On the east side of Indische Buurt is Flevopark, which includes the outdoor Flevopark swimming pools. This park was planned in 1908 by naturalist Jac. P. Thijsse, who envisioned a park between the Jewish Cemetery and the Nieuwe Diep. The expropriation procedure began in 1914, and from 1921 there was money available to obtain the land suitable for building the park. In 1928, the construction of the park began.

Flevopark includes the site of a Jewish cemetery.

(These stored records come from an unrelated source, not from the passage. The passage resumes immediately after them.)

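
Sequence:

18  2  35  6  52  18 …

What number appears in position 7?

69

The terms cycle through 2 interleaved subsequences.
Track A: 18, 35, 52. Arithmetic, step +17.
Track B: 2, 6, 18. Multiplying by 3 each time.
The 7th slot belongs to track A; its 4th term is 69.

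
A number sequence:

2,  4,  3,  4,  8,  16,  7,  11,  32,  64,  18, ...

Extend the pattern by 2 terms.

29, 128

Reading positions in blocks of 4 reveals the pattern AABB — 2 tracks woven together.
Subsequence A: 2, 4, 8, 16, 32, 64 — powers of 2.
Subsequence B: 3, 4, 7, 11, 18 — Fibonacci-style (each term is the sum of the two before it).
Position 12 falls in subsequence B as its term 6, giving 29.
Position 13 → subsequence A, term 7 = 128.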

It was in use since 1714 by the Jewish Community, and there are an estimated 200,000 people buried there. It has not been in active use anymore since 1942.

=== Sumatrabuurt ===

Sumatrabuurt (The Sumatra Area) lies between Insulindeweg, Molukkenstraat and Valentijnkade. It is the most densely populated of all neighborhoods in the borough of Amsterdam-Oost. In 2010, about 3,000 people lived on an area of 14 hectares. A commercial area lies on the west side along Molukkenstraat.

=== Timorbuurt ===

Timorbuurt lies between Zeeburgerdijk, Molukkenstraat, Insulindeweg and Celebesstraat. It is densely populated: the population in 2010 was approximately 8,000, giving a population density of 14,837 per km². There are no parks in the area. The area contains the Timorplein, a cultural spot. Mostly a residential neighborhood, it contains the Javastraat, the Indische Buurt's most important shopping street.